Dans le cadre réglementaire qui lui est assigné, l'association agit comme un organe technique de premier plan pour le compte de la collectivité locale et de l'administration préfectorale. L'utilité publique de nos travaux se traduit par la mise en œuvre de protocoles de régulation et d'observation de la grande faune sauvage (notamment les populations de sangliers, de chevreuils, de cerfs et de chamois). Ces actions coordonnées permettent de contenir l'impact de la faune sur la flore forestière et les récoltes agricoles locales, prévenant ainsi des conflits d'usage majeurs tout en garantissant le renouvellement naturel des massifs boisés. L'association assure une interface permanente entre toutes les parties prenantes du territoire : agriculteurs, forestiers, résidents, randonneurs et services de l'État.

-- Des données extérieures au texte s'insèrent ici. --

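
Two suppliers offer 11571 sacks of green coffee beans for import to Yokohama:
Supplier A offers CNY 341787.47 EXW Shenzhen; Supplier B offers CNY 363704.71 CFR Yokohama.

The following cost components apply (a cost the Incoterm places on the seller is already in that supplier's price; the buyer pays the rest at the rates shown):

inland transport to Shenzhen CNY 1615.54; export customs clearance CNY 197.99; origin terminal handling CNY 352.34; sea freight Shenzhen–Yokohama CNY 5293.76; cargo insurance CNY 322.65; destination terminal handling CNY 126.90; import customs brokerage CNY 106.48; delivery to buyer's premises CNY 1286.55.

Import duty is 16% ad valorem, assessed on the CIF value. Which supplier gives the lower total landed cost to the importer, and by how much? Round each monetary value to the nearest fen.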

Le rayonnement culturel de la pratique cynégétique traditionnelle s'accompagne d'un engagement constant en faveur de l'éducation populaire et de la formation technique. Lesches-en-Diois bénéficie d'une biodiversité riche mais particulièrement sensible au dérèglement climatique et aux pressions environnementales. L'ACCA assume un rôle de sentinelle écologique en consignant chaque observation, en réalisant des prélèvements sanitaires et en participant activement aux réseaux nationaux de surveillance épidémiologique de la faune sauvage (Réseau SAGIR). Cette démarche rigoureuse et désintéressée garantit que chaque prélèvement s'inscrit dans un cadre scientifique mesurable et orienté vers la résilience environnementale globale du Diois.